Modern applications often consist of different security domains that require isolation from each other. While several solutions exist, most of them rely on specialized hardware, hardware extensions, or require less-efficient software instrumentation of the application. In this paper, we propose Domain Page-Table Isolation (DPTI), a novel mechanism for hardware-enforced security domains that can be readily used on commodity off-the-shelf CPUs. DPTI uses two novel techniques for dynamic, time-limited changes to the memory isolation at security-critical points, called memory freezing and stashing. We demonstrate the versatility and efficacy of DPTI in two scenarios: First, DPTI freezes or stashes memory to support faster and more fine-grained syscall filtering than state-of-the-art seccomp-bpf. With the provided memory safety guarantees, DPTI can even securely support deep argument filtering, such as string comparisons. Second, DPTI freezes or stashes memory to efficiently confine potentially untrusted SGX enclaves, outperforming existing solutions by 14.6%-22% while providing the same security guarantees. Our results show that DPTI is a viable mechanism to isolate domains within applications using only existing mechanisms available on modern CPUs, without relying on special hardware instructions or extensions

CROct 10, 2021
Dynamic Process Isolation

Martin Schwarzl, Pietro Borrello, Andreas Kogler et al.

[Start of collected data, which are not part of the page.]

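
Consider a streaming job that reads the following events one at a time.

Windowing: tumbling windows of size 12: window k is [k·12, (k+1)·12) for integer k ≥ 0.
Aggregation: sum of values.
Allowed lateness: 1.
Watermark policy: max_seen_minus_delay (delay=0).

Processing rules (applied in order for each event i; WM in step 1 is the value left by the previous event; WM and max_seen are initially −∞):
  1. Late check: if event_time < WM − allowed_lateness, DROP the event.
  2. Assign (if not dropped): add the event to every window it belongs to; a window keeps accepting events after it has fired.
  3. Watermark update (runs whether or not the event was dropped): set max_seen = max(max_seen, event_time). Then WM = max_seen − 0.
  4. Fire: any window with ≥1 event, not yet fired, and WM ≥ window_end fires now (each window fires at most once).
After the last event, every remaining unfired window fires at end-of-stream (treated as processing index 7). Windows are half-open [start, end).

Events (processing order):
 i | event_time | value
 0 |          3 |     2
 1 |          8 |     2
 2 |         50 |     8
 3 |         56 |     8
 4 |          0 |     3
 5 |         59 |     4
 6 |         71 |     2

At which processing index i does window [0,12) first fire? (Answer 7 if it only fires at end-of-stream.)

2

i=0 t=3 v=2: → [0,12); WM=3
i=1 t=8 v=2: → [0,12); WM=8
i=2 t=50 v=8: → [48,60); WM=50; [0,12) fires=4
i=3 t=56 v=8: → [48,60); WM=56
i=4 t=0 v=3: DROP (t<56-1); WM=56
i=5 t=59 v=4: → [48,60); WM=59
i=6 t=71 v=2: → [60,72); WM=71; [48,60) fires=20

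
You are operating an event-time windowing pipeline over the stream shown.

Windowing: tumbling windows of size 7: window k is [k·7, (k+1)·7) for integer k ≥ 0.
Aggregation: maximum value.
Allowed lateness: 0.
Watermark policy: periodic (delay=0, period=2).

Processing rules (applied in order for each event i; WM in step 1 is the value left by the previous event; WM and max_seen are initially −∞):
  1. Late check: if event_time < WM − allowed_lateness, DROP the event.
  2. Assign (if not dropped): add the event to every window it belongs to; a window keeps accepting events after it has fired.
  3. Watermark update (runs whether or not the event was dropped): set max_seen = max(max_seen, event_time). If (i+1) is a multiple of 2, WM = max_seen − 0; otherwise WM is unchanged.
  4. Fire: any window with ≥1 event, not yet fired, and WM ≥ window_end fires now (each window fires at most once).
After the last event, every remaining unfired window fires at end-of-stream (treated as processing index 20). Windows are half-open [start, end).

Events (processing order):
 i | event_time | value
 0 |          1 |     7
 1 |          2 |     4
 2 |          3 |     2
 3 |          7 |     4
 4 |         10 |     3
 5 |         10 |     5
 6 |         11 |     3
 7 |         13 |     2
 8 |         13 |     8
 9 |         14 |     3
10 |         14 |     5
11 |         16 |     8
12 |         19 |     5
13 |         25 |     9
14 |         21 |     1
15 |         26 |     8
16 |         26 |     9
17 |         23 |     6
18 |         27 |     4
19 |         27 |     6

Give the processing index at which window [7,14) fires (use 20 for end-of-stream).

i=0 t=1 v=7: → [0,7); WM=−∞
i=1 t=2 v=4: → [0,7); WM=2
i=2 t=3 v=2: → [0,7); WM=2
i=3 t=7 v=4: → [7,14); WM=7; [0,7) fires=7
i=4 t=10 v=3: → [7,14); WM=7
i=5 t=10 v=5: → [7,14); WM=10
i=6 t=11 v=3: → [7,14); WM=10
i=7 t=13 v=2: → [7,14); WM=13
i=8 t=13 v=8: → [7,14); WM=13
i=9 t=14 v=3: → [14,21); WM=14; [7,14) fires=8
i=10 t=14 v=5: → [14,21); WM=14
i=11 t=16 v=8: → [14,21); WM=16
i=12 t=19 v=5: → [14,21); WM=16
i=13 t=25 v=9: → [21,28); WM=25; [14,21) fires=8
i=14 t=21 v=1: DROP (t<25-0); WM=25
i=15 t=26 v=8: → [21,28); WM=26
i=16 t=26 v=9: → [21,28); WM=26
i=17 t=23 v=6: DROP (t<26-0); WM=26
i=18 t=27 v=4: → [21,28); WM=26
i=19 t=27 v=6: → [21,28); WM=27

9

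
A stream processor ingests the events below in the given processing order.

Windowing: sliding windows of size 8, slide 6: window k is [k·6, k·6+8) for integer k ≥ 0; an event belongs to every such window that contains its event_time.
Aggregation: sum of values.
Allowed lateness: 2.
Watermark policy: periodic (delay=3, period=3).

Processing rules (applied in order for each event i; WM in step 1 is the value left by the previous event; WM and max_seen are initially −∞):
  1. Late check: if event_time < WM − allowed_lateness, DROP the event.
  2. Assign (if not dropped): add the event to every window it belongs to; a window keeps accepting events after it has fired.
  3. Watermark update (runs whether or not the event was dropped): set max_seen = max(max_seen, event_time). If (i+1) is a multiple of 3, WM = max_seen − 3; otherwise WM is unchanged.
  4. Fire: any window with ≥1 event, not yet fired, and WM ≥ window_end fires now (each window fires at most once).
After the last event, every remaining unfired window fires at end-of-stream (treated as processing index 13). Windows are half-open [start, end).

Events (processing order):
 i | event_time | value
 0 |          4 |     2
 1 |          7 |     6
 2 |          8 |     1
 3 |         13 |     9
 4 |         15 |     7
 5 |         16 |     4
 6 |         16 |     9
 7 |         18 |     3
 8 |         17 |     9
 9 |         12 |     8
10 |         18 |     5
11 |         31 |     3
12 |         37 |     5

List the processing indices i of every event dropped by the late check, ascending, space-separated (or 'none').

9

i=0 t=4 v=2: → [0,8); WM=−∞
i=1 t=7 v=6: → [6,14),[0,8); WM=−∞
i=2 t=8 v=1: → [6,14); WM=5
i=3 t=13 v=9: → [12,20),[6,14); WM=5
i=4 t=15 v=7: → [12,20); WM=5
i=5 t=16 v=4: → [12,20); WM=13; [0,8) fires=8
i=6 t=16 v=9: → [12,20); WM=13
i=7 t=18 v=3: → [18,26),[12,20); WM=13
i=8 t=17 v=9: → [12,20); WM=15; [6,14) fires=16
i=9 t=12 v=8: DROP (t<15-2); WM=15
i=10 t=18 v=5: → [18,26),[12,20); WM=15
i=11 t=31 v=3: → [30,38),[24,32); WM=28; [12,20) fires=46 [18,26) fires=8
i=12 t=37 v=5: → [36,44),[30,38); WM=28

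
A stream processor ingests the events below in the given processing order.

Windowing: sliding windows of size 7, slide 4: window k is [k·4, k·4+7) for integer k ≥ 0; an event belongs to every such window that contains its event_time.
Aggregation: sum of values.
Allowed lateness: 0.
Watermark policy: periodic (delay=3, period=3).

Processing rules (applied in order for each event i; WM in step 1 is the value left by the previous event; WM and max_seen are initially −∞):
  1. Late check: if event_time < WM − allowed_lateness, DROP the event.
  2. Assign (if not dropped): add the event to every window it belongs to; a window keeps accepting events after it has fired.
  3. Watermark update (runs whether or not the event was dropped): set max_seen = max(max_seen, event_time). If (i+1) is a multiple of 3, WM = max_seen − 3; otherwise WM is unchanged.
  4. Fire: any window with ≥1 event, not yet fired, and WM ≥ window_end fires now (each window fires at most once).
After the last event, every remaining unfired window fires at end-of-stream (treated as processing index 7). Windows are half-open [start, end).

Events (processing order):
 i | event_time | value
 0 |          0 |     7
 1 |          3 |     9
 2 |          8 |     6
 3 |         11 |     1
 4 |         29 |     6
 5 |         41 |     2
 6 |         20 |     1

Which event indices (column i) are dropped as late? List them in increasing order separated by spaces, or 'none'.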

In the quest for efficiency and performance, edge-computing providers eliminate isolation boundaries between tenants, such as strict process isolation, and instead let them compute in a more lightweight multi-threaded single-process design. Edge-computing providers support a high number of tenants per machine to reduce the physical distance to customers without requiring a large number of machines. Isolation is provided by sandboxing mechanisms, e.g., tenants can only run sandboxed V8 JavaScript code. While this is as secure as a sandbox for software vulnerabilities, microarchitectural attacks can bypass these sandboxes. In this paper, we show that it is possible to mount a Spectre attack on such a restricted environment, leaking secrets from co-located tenants. Cloudflare Workers is one of the top three edge-computing solutions and handles millions of HTTP requests per second worldwide across tens of thousands of web sites every day. We demonstrate a remote Spectre attack using amplification techniques in combination with a remote timing server, which is capable of leaking 120 bit/h. This motivates our main contribution, Dynamic Process Isolation, a process isolation mechanism that only isolates suspicious worker scripts following a detection mechanism. In the worst case of only false positives, Dynamic Process Isolation simply degrades to process isolation. Our proof-of-concept implementation augments a real-world cloud infrastructure framework, Cloudflare Workers, which is used in production at large scale. With a false-positive rate of only 0.61%, we demonstrate that our solution vastly outperforms strict process isolation in terms of performance. In our security evaluation, we show that Dynamic Process Isolation statistically provides the same security guarantees as strict process isolation, fully mitigating Spectre attacks between multiple tenants.